# **Customer Lifetime Value Prediction (Olist Marketplace)**

## Environment Setup & Dependencies

In [4]:
import pandas as pd
import numpy as np
import dill

from lifetimes import BetaGeoFitter, GammaGammaFitter
from lifetimes.utils import summary_data_from_transaction_data
from lifetimes.plotting import plot_probability_alive_matrix

## Data Acquisition

In [None]:
# Definition of archives to charge
datasets = {
    'orders': 'olist_orders_dataset.csv',
    'items': 'olist_order_items_dataset.csv',
    'customers': 'olist_customers_dataset.csv',
    'payments': 'olist_order_payments_dataset.csv',
}

# Bulk data loading
orders = pd.read_csv(datasets['orders'])
items = pd.read_csv(datasets['items'])
customers = pd.read_csv(datasets['customers'])
payments = pd.read_csv(datasets['payments'])

## Data Integration & Preprocessing

In [6]:
# Consolidation of sources and schemas normalization
df = (orders
      .merge(items, on='order_id', how='inner')
      .merge(customers, on='customer_id', how='inner')
      [['customer_unique_id', 'order_purchase_timestamp', 'price', 'customer_state', 'customer_city']]
      .copy()
)

# Standardization of types and nomenclature
df['order_purchase_timestamp'] = pd.to_datetime(df['order_purchase_timestamp'])
df.columns = ['customer_id', 'order_date', 'sales', 'state', 'city']

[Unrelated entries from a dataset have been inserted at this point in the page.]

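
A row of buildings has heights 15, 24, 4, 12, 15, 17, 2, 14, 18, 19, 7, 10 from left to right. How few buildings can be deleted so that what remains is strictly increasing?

Fewest deletions = n − (longest strictly increasing subsequence).
Patience tails:
15 → extends → [15]
24 → extends → [15, 24]
4 → replaces 15 → [4, 24]
12 → replaces 24 → [4, 12]
15 → extends → [4, 12, 15]
17 → extends → [4, 12, 15, 17]
2 → replaces 4 → [2, 12, 15, 17]
14 → replaces 15 → [2, 12, 14, 17]
18 → extends → [2, 12, 14, 17, 18]
19 → extends → [2, 12, 14, 17, 18, 19]
7 → replaces 12 → [2, 7, 14, 17, 18, 19]
10 → replaces 14 → [2, 7, 10, 17, 18, 19]
Longest strictly increasing subsequence has length 6, so deletions = 12 − 6 = 6.

6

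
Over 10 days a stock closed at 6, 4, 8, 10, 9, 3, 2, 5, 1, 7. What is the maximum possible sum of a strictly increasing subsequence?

24

Let S[i] be the best sum of a strictly increasing subsequence ending at i:
i:      1  2  3  4  5  6  7  8  9 10
a[i]:   6  4  8 10  9  3  2  5  1  7
S:      6  4 14 24 23  3  2  9  1 16
Maximum is 24 (e.g. 6 + 8 + 10).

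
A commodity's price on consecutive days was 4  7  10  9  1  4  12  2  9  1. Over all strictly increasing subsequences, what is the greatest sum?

33

Let S[i] be the best sum of a strictly increasing subsequence ending at i:
i:      1  2  3  4  5  6  7  8  9 10
a[i]:   4  7 10  9  1  4 12  2  9  1
S:      4 11 21 20  1  5 33  3 20  1
Maximum is 33 (e.g. 4 + 7 + 10 + 12).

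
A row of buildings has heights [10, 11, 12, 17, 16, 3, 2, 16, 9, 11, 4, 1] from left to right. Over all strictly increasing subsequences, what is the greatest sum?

50

Let S[i] be the best sum of a strictly increasing subsequence ending at i:
i:      1  2  3  4  5  6  7  8  9 10 11 12
a[i]:  10 11 12 17 16  3  2 16  9 11  4  1
S:     10 21 33 50 49  3  2 49 12 23  7  1
Maximum is 50 (e.g. 10 + 11 + 12 + 17).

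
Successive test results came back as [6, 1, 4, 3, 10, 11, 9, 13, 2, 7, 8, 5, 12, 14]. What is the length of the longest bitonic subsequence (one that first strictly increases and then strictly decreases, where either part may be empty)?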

## RFM Feature Engineering

In [7]:
# Definition of the cut-off point for the analysis
analysis_date = df['order_date'].max()

# Generation metrics of recent, frequency and monetary value (RFM)
rfm_summary = summary_data_from_transaction_data(
    df,
    customer_id_col='customer_id',
    datetime_col='order_date',
    monetary_value_col='sales',
    observation_period_end=analysis_date
)

# Inclusion of state and city information
geo_metadata = df.groupby('customer_id')[['state', 'city']].first()
rfm_summary = rfm_summary.join(geo_metadata, how='left')

rfm_summary.head()

Unnamed: 0_level_0,frequency,recency,T,monetary_value,state,city
customer_id,Unnamed: 1_level_1,Unnamed: 2_level_1,Unnamed: 3_level_1,Unnamed: 4_level_1,Unnamed: 5_level_1,Unnamed: 6_level_1
0000366f3b9a7992bf8c76cfdf3221e2,0.0,0.0,116.0,0.0,SP,cajamar
0000b849f77a49e4a4ce2b2a4ca5be3f,0.0,0.0,119.0,0.0,SP,osasco
0000f46a3911fa3c0805444483337064,0.0,0.0,542.0,0.0,SC,sao jose
0000f6ccb0745a6a4b88665a16c9f078,0.0,0.0,326.0,0.0,PA,belem
0004aac84e0df4da2b147fca70cf8255,0.0,0.0,293.0,0.0,SP,sorocaba


## BG/NBD Model: Training & Inference

In [None]:
# Parameters of configuration
PENALIZER = 0.01
FORECAST_DAYS = 30

# Initialization and training of the BG/NBD model
bgf = BetaGeoFitter(penalizer_coef=PENALIZER)
bgf.fit(
    rfm_summary['frequency'], 
    rfm_summary['recency'], 
    rfm_summary['T']
)

# Calculation of the expected number of purchases in the next 30 days
rfm_summary['expected_purchases_30d'] = (
    bgf.conditional_expected_number_of_purchases_up_to_time(
    FORECAST_DAYS, 
    rfm_summary['frequency'], 
    rfm_summary['recency'], 
    rfm_summary['T']
    )
)

## Monetary Modeling & CLV Calculation

In [9]:
# Only recurrent customers for training the monetary model
returning_customers = rfm_summary[rfm_summary['frequency'] > 0]

# Training of the monetary model
ggf = GammaGammaFitter(penalizer_coef=PENALIZER)
ggf.fit(
    returning_customers['frequency'], 
    returning_customers['monetary_value']
)

# Inference of CLV and probability of being active
rfm_summary['clv_12m'] = ggf.customer_lifetime_value(
    bgf,
    rfm_summary['frequency'],
    rfm_summary['recency'],
    rfm_summary['T'],
    rfm_summary['monetary_value'],
    time=12,  # months
    discount_rate=0.01
)

rfm_summary['prob_alive'] = bgf.conditional_probability_alive(
    rfm_summary['frequency'], 
    rfm_summary['recency'], 
    rfm_summary['T']
)

## Model Persistence & Data Export

In [10]:
artifacts = {
    'bgf_model.pkl': bgf,
    'ggf_model.pkl': ggf,
}

for filename, model in artifacts.items():
    with open(filename, 'wb') as f:
        dill.dump(model, f)

OUTPUT_FILE = 'olist_rfm_summary.csv'
rfm_summary.to_csv(OUTPUT_FILE, index=True)

print(f"INFO: Successfully exported {len(artifacts)} models and '{OUTPUT_FILE}'.")

INFO: Successfully exported 2 models and 'olist_rfm_summary.csv'.